Un parcours de vie est jalonné de dates : 2005, la plantation du verger ; 2008, les premières AMAP avec les pommes ; 2015 : mort du père pendant le congé parental que Clotilde a pris pour la petite troisième et reprise de l’activité à la ferme familiale ; 2019 : Clothilde est officiellement cheffe d’entreprise agricole et patronne de 5 à 8 salarié.e.s, selon les travaux des champs.
Mais cette ligne du temps cache une histoire de vie qui n’était pas écrite à l’avance : Clotilde a d’abord fait des études de tourisme et travaillé 10 ans dans une agence de voyage ; son père, un original tôt converti au bio, a failli engloutir la ferme dans sa passion dévorante pour les chevaux de courses.
Clotilde est alors repartie à zéro professionnellement et financièrement, elle s’est formée en 6 mois à distance pour obtenir le Brevet Professionnel des Responsables d’Entreprises Agricoles qui se fait en normalement en 2 ans à l’école. Ce diplôme lui permet de décrocher la DJA, l’intéressante dotation “jeune agriculteur“, une aide précieuse qu’elle utilise pour forer un puits et investir dans quelques machines. . Elle gagne peu à peu de nouvelles AMAP en Ile-de-France (6 aujourd’hui, trois voyages hebdomadaires en région parisienne) et elle continue de faire les marchés dans l’Oise. Elle transforme une partie de ses produits dans une conserverie agréée bio. Elle fait quotidiennement l’aller-retour pour retrouver ses trois enfants et son mari céréalier à 55 km de sa ferme. Quelquefois, il lui arrive de se reposer le dimanche.
Elle dirige deux entités : le bio-verger de Rieux et l’entreprise qui porte son nom, Clotilde Ghesquière, qui gère les parcelles encore en agriculture conventionnelle. Sa ferme est une mosaïque de terres héritées de la famille de sa mère et des grands-parents de son père : 10 hectares de verger, 4 de maraichage et le reste en plaine où elle alterne céréales et luzerne. Deux ou trois ans de luzerne en rotation sur des champs plantés en céréales et c’est l’assurance de se débarrasser des chardons sans aucun traitement chimique. La luzerne est vendue à un éleveur du coin, toujours du circuit court. Elle poursuit d’ailleurs la conversion de ses dernières parcelles “en conventionnel” : elle n’a connu que le bio mais elle n’a pas l’impression d’une grosse contrainte et elle ne voit pas ce qu’elle pourrait faire de mieux en conventionnel.
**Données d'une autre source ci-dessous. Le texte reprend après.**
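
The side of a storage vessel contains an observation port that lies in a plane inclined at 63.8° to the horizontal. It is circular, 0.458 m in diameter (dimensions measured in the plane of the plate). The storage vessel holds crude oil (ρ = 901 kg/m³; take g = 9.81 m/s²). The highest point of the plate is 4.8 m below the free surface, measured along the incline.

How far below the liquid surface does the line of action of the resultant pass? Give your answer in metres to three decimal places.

γ = ρg = 901 × 9.81 / 1000 = 8.83881 kN/m³.
Let θ = 63.8° be the plate's angle to the horizontal; measure y along the incline from where the plane meets the free surface. Vertical depth h = y·sinθ with sinθ = 0.897258.
The centroid is at the centre, 0.229 m below the top of the plate, so y_c = 4.8 + 0.229 = 5.029 m and h_c = 5.029 × 0.897258 = 4.51231 m.
A = π(0.229)² = 0.164748 m².
Resultant F = γ·h_c·A = 8.83881 × 4.51231 × 0.164748 = 6.57072 kN.
I_c = πr⁴/4 = π × 0.229⁴/4 = 0.00215989 m⁴.
Centre of pressure: y_p = y_c + I_c/(y_c·A) = 5.029 + 0.00215989/(5.029 × 0.164748) = 5.029 + 0.00260693 = 5.03161 m along the plane.
Vertically, h_p = y_p·sinθ = 5.03161 × 0.897258 = 4.51465 m.

h_p = 4.515 m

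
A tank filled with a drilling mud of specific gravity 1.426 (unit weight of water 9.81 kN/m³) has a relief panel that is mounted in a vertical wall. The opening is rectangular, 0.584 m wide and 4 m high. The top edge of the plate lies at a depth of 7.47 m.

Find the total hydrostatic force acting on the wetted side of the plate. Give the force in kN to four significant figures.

γ = 1.426 × 9.81 = 13.98906 kN/m³.
The centroid lies 4/2 = 2 m below the top edge, so the centroid depth is h_c = 7.47 + 2 = 9.47 m.
A = 0.584 × 4 = 2.336 m².
Resultant F = γ·h_c·A = 13.98906 × 9.47 × 2.336 = 309.465 kN.

F ≈ 309.5 kN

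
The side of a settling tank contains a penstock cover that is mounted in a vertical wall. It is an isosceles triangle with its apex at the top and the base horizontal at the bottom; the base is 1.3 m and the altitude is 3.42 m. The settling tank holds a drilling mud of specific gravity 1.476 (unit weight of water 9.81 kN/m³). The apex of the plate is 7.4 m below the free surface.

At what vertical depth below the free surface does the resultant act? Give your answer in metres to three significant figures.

h_p = 9.75 m

γ = 1.476 × 9.81 = 14.47956 kN/m³.
With the apex up, the centroid sits 2h/3 = 2 × 3.42/3 = 2.28 m below the apex, so the centroid depth is h_c = 7.4 + 2.28 = 9.68 m.
A = ½ × 1.3 × 3.42 = 2.223 m².
Resultant F = γ·h_c·A = 14.47956 × 9.68 × 2.223 = 311.58 kN.
I_c = b·h³/36 = 1.3 × 3.42³/36 = 1.44451 m⁴.
Centre of pressure: y_p = y_c + I_c/(y_c·A) = 9.68 + 1.44451/(9.68 × 2.223) = 9.68 + 0.0671283 = 9.74713 m along the plane.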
C’est son mari, céréalier, qui gère ses champs en plaine en complément des siens. Toute cette partie de la production de Clotilde part en coopérative, tandis que celle de son mari est vendue à une industrie agro-alimentaire qui produit des chips. S’il n’est pas en bio, le mari de Clotilde n’utilise pas de pesticides, ce qui lui vaut quelques regards étonnés de la part de voisins agriculteurs : c’est le choix d’une nourriture saine d’abord, mais aussi d’un certain pragmatisme, car les insecticides sont de moins en moins efficaces.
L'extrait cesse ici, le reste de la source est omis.